The listing was changed between our offer being accepted and the inspection to remove mentions of wiring and HVAC. When we went back to the listing to figure out the discrepancies between the house and the listing, we noticed it was changed a couple of days ago. Our buying agent still had the printed version to confirm the difference.

This is starting to feel sketchy and it’s frustrating because we quickly got our house market-ready, found a buyer, and got this far in the process to feel like we’re kind of getting scammed. I guess I’m just kind of wondering how unusual this is and if there’s anything we can do to at least leverage all of this towards a better price or to have some kind of recourse. Yeah, we still really like the house, but we can’t just knowingly allow ourselves to get taken advantage of.

Don’t buy.

Nyx said:
Don’t buy.

We’re leaning that way. We still love the place, but this is just making it really hard to justify moving forward.

That would be too many red flags for me.

You haven’t mentioned what state you’re in. Roughly half the states are disclosure states with mandatory disclosures. The other half are Caveat Emptor, buyer beware states, and require no disclosure at all.

Depending on the state, sellers don’t see buyers’ inspections.
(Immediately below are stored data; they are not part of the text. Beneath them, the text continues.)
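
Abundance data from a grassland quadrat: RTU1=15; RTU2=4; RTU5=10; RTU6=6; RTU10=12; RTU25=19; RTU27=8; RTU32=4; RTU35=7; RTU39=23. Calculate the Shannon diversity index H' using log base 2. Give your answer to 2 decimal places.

Total N = 15+4+10+6+12+19+8+4+7+23 = 108, so the proportions are 0.1389, 0.037, 0.0926, 0.0556, 0.1111, 0.1759, 0.0741, 0.037, 0.0648, 0.213 (working shown to 4 dp, full precision carried).
Each pᵢ log₂ pᵢ term: 0.1389×(-2.8480)=-0.3956, 0.037×(-4.7549)=-0.1761, 0.0926×(-3.4330)=-0.3179, 0.0556×(-4.1699)=-0.2317, 0.1111×(-3.1699)=-0.3522, 0.1759×(-2.5070)=-0.4410, 0.0741×(-3.7549)=-0.2781, 0.037×(-4.7549)=-0.1761, 0.0648×(-3.9475)=-0.2559, 0.213×(-2.2313)=-0.4752.
Sum = -3.0997, so H' = 3.10.

3.10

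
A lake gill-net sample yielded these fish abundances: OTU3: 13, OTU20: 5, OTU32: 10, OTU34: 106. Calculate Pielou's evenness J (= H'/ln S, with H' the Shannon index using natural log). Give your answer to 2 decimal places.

Total N = 13+5+10+106 = 134, so the proportions are 0.097, 0.0373, 0.0746, 0.791 (working shown to 4 dp, full precision carried).
H' = −Σ pᵢ ln pᵢ = −((-0.2263) + (-0.1227) + (-0.1937) + (-0.1854)) = 0.7281.
With S = 4 species, ln S = 1.3863, so J = 0.7281/1.3863 = 0.5252, i.e. 0.53 to 2 decimal places.

0.53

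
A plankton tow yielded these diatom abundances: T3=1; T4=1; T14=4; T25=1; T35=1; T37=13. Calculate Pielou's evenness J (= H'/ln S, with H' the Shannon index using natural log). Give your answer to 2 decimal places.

0.67

Total N = 1+1+4+1+1+13 = 21, so the proportions are 0.0476, 0.0476, 0.1905, 0.0476, 0.0476, 0.619 (working shown to 4 dp, full precision carried).
H' = −Σ pᵢ ln pᵢ = −((-0.1450) + (-0.1450) + (-0.3159) + (-0.1450) + (-0.1450) + (-0.2969)) = 1.1926.
With S = 6 species, ln S = 1.7918, so J = 1.1926/1.7918 = 0.6656, i.e. 0.67 to 2 decimal places.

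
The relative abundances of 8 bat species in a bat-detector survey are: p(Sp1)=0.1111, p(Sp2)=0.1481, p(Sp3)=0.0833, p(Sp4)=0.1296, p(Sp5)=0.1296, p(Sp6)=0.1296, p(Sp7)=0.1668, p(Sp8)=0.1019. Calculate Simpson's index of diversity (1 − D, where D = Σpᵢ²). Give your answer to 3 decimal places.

D = 0.1111² + 0.1481² + 0.0833² + 0.1296² + 0.1296² + 0.1296² + 0.1668² + 0.1019² = 0.01234 + 0.02193 + 0.00694 + 0.01680 + 0.01680 + 0.01680 + 0.02782 + 0.01038 = 0.12981 (working shown to 5 dp, full precision carried).
So 1 − D = 0.87019, i.e. 0.870 to 3 decimal places.

0.870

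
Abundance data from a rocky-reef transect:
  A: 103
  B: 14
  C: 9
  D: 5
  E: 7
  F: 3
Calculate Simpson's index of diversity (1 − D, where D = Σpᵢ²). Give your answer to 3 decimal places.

0.448

Total N = 103+14+9+5+7+3 = 141, so the proportions are 0.7305, 0.09929, 0.06383, 0.03546, 0.04965, 0.02128 (working shown to 5 dp, full precision carried).
D = 0.7305² + 0.09929² + 0.06383² + 0.03546² + 0.04965² + 0.02128² = 0.53363 + 0.00986 + 0.00407 + 0.00126 + 0.00246 + 0.00045 = 0.55173.
So 1 − D = 0.44827, i.e. 0.448 to 3 decimal places.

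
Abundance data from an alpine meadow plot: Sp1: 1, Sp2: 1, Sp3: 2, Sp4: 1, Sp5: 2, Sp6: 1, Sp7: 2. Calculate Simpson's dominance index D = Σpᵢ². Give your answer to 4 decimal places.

Total N = 1+1+2+1+2+1+2 = 10, so the proportions are 0.1, 0.1, 0.2, 0.1, 0.2, 0.1, 0.2 (working shown to 6 dp, full precision carried).
D = 0.1² + 0.1² + 0.2² + 0.1² + 0.2² + 0.1² + 0.2² = 0.010000 + 0.010000 + 0.040000 + 0.010000 + 0.040000 + 0.010000 + 0.040000 = 0.160000.
To 4 decimal places, D = 0.1600.

0.1600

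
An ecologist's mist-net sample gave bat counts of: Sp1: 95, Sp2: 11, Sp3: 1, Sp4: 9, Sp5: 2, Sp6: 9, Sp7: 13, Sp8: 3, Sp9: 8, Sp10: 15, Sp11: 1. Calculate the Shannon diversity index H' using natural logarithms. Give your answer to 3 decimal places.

Total N = 95+11+1+9+2+9+13+3+8+15+1 = 167, so the proportions are 0.56886, 0.06587, 0.00599, 0.05389, 0.01198, 0.05389, 0.07784, 0.01796, 0.0479, 0.08982, 0.00599 (working shown to 5 dp, full precision carried).
Each pᵢ ln pᵢ term: 0.56886×(-0.56412)=-0.32090, 0.06587×(-2.72010)=-0.17917, 0.00599×(-5.11799)=-0.03065, 0.05389×(-2.92077)=-0.15741, 0.01198×(-4.42485)=-0.05299, 0.05389×(-2.92077)=-0.15741, 0.07784×(-2.55304)=-0.19874, 0.01796×(-4.01938)=-0.07220, 0.0479×(-3.03855)=-0.14556, 0.08982×(-2.40994)=-0.21646, 0.00599×(-5.11799)=-0.03065.
Sum = -1.56214, so H' = 1.562.

1.562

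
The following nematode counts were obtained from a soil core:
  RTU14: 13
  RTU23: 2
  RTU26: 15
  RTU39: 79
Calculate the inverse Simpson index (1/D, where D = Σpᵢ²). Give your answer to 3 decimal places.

1.790

Total N = 13+2+15+79 = 109, so the proportions are 0.119266, 0.018349, 0.137615, 0.724771 (working shown to 6 dp, full precision carried).
D = 0.119266² + 0.018349² + 0.137615² + 0.724771² = 0.014224 + 0.000337 + 0.018938 + 0.525292 = 0.558791.
So 1/D = 1.78958, i.e. 1.790 to 3 decimal places.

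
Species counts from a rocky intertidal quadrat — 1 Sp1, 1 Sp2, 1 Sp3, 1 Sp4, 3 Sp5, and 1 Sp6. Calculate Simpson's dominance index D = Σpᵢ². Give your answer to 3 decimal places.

Total N = 1+1+1+1+3+1 = 8, so the proportions are 0.125, 0.125, 0.125, 0.125, 0.375, 0.125 (working shown to 5 dp, full precision carried).
D = 0.125² + 0.125² + 0.125² + 0.125² + 0.375² + 0.125² = 0.01562 + 0.01562 + 0.01562 + 0.01562 + 0.14062 + 0.01562 = 0.21875.
To 3 decimal places, D = 0.219.

0.219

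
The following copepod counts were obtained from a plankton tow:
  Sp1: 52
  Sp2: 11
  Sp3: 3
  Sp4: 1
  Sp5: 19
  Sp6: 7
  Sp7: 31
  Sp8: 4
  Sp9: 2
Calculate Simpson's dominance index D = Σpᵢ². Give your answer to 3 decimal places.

Total N = 52+11+3+1+19+7+31+4+2 = 130, so the proportions are 0.4, 0.08462, 0.02308, 0.00769, 0.14615, 0.05385, 0.23846, 0.03077, 0.01538 (working shown to 5 dp, full precision carried).
D = 0.4² + 0.08462² + 0.02308² + 0.00769² + 0.14615² + 0.05385² + 0.23846² + 0.03077² + 0.01538² = 0.16000 + 0.00716 + 0.00053 + 0.00006 + 0.02136 + 0.00290 + 0.05686 + 0.00095 + 0.00024 = 0.25006.
To 3 decimal places, D = 0.250.

0.250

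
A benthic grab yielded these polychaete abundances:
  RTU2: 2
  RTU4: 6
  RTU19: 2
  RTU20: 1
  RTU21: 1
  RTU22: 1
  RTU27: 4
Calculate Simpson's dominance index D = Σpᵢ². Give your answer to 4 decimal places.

0.2180

Total N = 2+6+2+1+1+1+4 = 17, so the proportions are 0.117647, 0.352941, 0.117647, 0.058824, 0.058824, 0.058824, 0.235294 (working shown to 6 dp, full precision carried).
D = 0.117647² + 0.352941² + 0.117647² + 0.058824² + 0.058824² + 0.058824² + 0.235294² = 0.013841 + 0.124567 + 0.013841 + 0.003460 + 0.003460 + 0.003460 + 0.055363 = 0.217993.
To 4 decimal places, D = 0.2180.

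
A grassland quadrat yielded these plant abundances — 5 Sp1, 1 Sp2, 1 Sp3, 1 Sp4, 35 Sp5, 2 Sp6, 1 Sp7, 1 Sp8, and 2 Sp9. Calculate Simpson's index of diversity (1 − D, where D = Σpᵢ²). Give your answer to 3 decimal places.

Total N = 5+1+1+1+35+2+1+1+2 = 49, so the proportions are 0.10204, 0.02041, 0.02041, 0.02041, 0.71429, 0.04082, 0.02041, 0.02041, 0.04082 (working shown to 5 dp, full precision carried).
D = 0.10204² + 0.02041² + 0.02041² + 0.02041² + 0.71429² + 0.04082² + 0.02041² + 0.02041² + 0.04082² = 0.01041 + 0.00042 + 0.00042 + 0.00042 + 0.51020 + 0.00167 + 0.00042 + 0.00042 + 0.00167 = 0.52603.
So 1 − D = 0.47397, i.e. 0.474 to 3 decimal places.

0.474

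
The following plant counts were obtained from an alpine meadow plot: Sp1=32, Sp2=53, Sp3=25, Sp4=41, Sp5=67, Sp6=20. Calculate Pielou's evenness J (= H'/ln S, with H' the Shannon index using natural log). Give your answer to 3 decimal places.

Total N = 32+53+25+41+67+20 = 238, so the proportions are 0.13445, 0.22269, 0.10504, 0.17227, 0.28151, 0.08403 (working shown to 5 dp, full precision carried).
H' = −Σ pᵢ ln pᵢ = −((-0.26979) + (-0.33447) + (-0.23670) + (-0.30297) + (-0.35684) + (-0.20811)) = 1.70888.
With S = 6 species, ln S = 1.79176, so J = 1.70888/1.79176 = 0.95375, i.e. 0.954 to 3 decimal places.

0.954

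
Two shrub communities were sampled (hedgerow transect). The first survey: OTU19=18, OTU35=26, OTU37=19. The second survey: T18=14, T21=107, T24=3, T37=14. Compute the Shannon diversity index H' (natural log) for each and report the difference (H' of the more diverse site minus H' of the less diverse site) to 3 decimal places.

The first survey: N=63, proportions 0.285714, 0.412698, 0.301587, giving H' = 1.084698 (working shown to 6 dp, full precision carried).
The second survey: N=138, proportions 0.101449, 0.775362, 0.021739, 0.101449, giving H' = 0.744775.
Difference = |1.084698 − 0.744775| = 0.339923, i.e. 0.340 to 3 decimal places.

0.340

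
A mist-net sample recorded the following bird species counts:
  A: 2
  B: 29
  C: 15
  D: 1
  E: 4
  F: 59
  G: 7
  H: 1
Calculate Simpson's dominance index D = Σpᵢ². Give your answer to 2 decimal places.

0.33

Total N = 2+29+15+1+4+59+7+1 = 118, so the proportions are 0.0169, 0.2458, 0.1271, 0.0085, 0.0339, 0.5, 0.0593, 0.0085 (working shown to 4 dp, full precision carried).
D = 0.0169² + 0.2458² + 0.1271² + 0.0085² + 0.0339² + 0.5² + 0.0593² + 0.0085² = 0.0003 + 0.0604 + 0.0162 + 0.0001 + 0.0011 + 0.2500 + 0.0035 + 0.0001 = 0.3317.
To 2 decimal places, D = 0.33.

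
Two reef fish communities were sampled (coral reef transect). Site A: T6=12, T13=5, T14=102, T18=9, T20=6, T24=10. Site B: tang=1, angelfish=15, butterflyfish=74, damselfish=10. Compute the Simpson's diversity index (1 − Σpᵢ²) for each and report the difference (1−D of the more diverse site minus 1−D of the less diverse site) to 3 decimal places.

0.060

Site A: N=144, proportions 0.08333, 0.03472, 0.70833, 0.0625, 0.04167, 0.06944, giving 1−D = 0.47965 (working shown to 5 dp, full precision carried).
Site B: N=100, proportions 0.01, 0.15, 0.74, 0.1, giving 1−D = 0.41980.
Difference = |0.47965 − 0.41980| = 0.05985, i.e. 0.060 to 3 decimal places.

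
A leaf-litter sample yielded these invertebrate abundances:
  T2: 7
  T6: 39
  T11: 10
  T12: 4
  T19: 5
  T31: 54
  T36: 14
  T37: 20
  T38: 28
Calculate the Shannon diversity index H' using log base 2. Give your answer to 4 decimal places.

2.7279

Total N = 7+39+10+4+5+54+14+20+28 = 181, so the proportions are 0.038674, 0.21547, 0.055249, 0.022099, 0.027624, 0.298343, 0.077348, 0.110497, 0.154696 (working shown to 6 dp, full precision carried).
Each pᵢ log₂ pᵢ term: 0.038674×(-4.692491)=-0.181478, 0.21547×(-2.214444)=-0.477145, 0.055249×(-4.177918)=-0.230824, 0.022099×(-5.499846)=-0.121544, 0.027624×(-5.177918)=-0.143036, 0.298343×(-1.744958)=-0.520595, 0.077348×(-3.692491)=-0.285607, 0.110497×(-3.177918)=-0.351151, 0.154696×(-2.692491)=-0.416518.
Sum = -2.727898, so H' = 2.7279.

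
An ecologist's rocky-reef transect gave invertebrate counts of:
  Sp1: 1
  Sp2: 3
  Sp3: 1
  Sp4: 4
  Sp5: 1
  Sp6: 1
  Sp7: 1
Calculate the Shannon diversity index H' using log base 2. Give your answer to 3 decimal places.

Total N = 1+3+1+4+1+1+1 = 12, so the proportions are 0.08333, 0.25, 0.08333, 0.33333, 0.08333, 0.08333, 0.08333 (working shown to 5 dp, full precision carried).
Each pᵢ log₂ pᵢ term: 0.08333×(-3.58496)=-0.29875, 0.25×(-2.00000)=-0.50000, 0.08333×(-3.58496)=-0.29875, 0.33333×(-1.58496)=-0.52832, 0.08333×(-3.58496)=-0.29875, 0.08333×(-3.58496)=-0.29875, 0.08333×(-3.58496)=-0.29875.
Sum = -2.52206, so H' = 2.522.

2.522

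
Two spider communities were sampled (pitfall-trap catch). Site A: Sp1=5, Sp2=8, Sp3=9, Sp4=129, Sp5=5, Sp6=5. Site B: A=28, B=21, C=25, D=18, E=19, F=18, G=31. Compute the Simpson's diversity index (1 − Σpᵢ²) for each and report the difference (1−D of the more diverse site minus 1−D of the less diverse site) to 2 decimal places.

Site A: N=161, proportions 0.0311, 0.0497, 0.0559, 0.8012, 0.0311, 0.0311, giving 1−D = 0.3495 (working shown to 4 dp, full precision carried).
Site B: N=160, proportions 0.175, 0.1313, 0.1562, 0.1125, 0.1187, 0.1125, 0.1938, giving 1−D = 0.8508.
Difference = |0.3495 − 0.8508| = 0.5013, i.e. 0.50 to 2 decimal places.

0.50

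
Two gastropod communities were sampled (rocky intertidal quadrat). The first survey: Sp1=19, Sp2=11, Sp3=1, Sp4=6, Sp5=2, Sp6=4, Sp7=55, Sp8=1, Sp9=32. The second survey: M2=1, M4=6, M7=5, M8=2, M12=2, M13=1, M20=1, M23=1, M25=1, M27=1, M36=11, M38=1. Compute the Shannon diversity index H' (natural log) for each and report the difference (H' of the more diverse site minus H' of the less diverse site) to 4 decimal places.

0.4608

The first survey: N=131, proportions 0.145038, 0.083969, 0.007634, 0.045802, 0.015267, 0.030534, 0.419847, 0.007634, 0.244275, giving H' = 1.582754 (working shown to 6 dp, full precision carried).
The second survey: N=33, proportions 0.030303, 0.181818, 0.151515, 0.060606, 0.060606, 0.030303, 0.030303, 0.030303, 0.030303, 0.030303, 0.333333, 0.030303, giving H' = 2.043563.
Difference = |1.582754 − 2.043563| = 0.460809, i.e. 0.4608 to 4 decimal places.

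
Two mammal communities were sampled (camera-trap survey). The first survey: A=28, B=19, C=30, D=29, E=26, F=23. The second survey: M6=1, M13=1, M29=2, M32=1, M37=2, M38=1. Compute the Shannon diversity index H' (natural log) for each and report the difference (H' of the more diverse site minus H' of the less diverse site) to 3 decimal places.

0.048

The first survey: N=155, proportions 0.180645, 0.122581, 0.193548, 0.187097, 0.167742, 0.148387, giving H' = 1.780455 (working shown to 6 dp, full precision carried).
The second survey: N=8, proportions 0.125, 0.125, 0.25, 0.125, 0.25, 0.125, giving H' = 1.732868.
Difference = |1.780455 − 1.732868| = 0.047587, i.e. 0.048 to 3 decimal places.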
When I sold my previous house, I didn’t want to know anything about the inspection from my buyer because if they backed out, I’d have to relist and disclose everything they found. With that said, they may be shady and have known. You could pull up discrepancies and negotiate to get your earnest money back and be let out. Otherwise, you probably need a lawyer, and it would still possibly be difficult and costly to prove their knowledge.

Lastly, this is why you don’t waive contingencies.

The SELLER didn’t disclose termites, HVAC, or anything else. Agents don’t decide what sellers disclose and they legally can’t discover problems with a house. If the seller chose to hide information from their agent, it’s not the agent’s fault.

@Kingsley
Don’t buy and report the agent to the real estate board. Demand or sue the agent and seller for all costs for failing to disclose a known issue.

Asa said:
@Kingsley
Don’t buy and report the agent to the real estate board. Demand or sue the agent and seller for all costs for failing to disclose a known issue.

Nonsense. Sellers choose what to disclose, not agents. SMH.

@Kingsley
This guy sounds like an agent. Just report the agent and let the pieces fall as they will. If the agent didn’t do anything wrong, they’ll be fine.

Agent - It is not the agent’s responsibility to disclose; it is on the seller(s). The MLS changes are trackable, so that this has been changed is… odd. You know what you are buying, so you can attempt to negotiate a lower price. But that the seller was FSBO, had a sale fail, knew they had a problem, didn’t fix or disclose it, raised the sales price (which I assume is to compensate their agent), and claimed they had a new HVAC?

This person is not willing to reduce the price from what was uncovered on inspections. It should be, but you know what you are dealing with here.

It’s what is in the seller’s disclosure that matters. Use your inspection time and counter offer or don’t buy.

If they did know there were issues and they were hiding them, who is to say what else they are hiding. Maybe it’s time to consider walking away—once you get that key, you’re stuck with that house.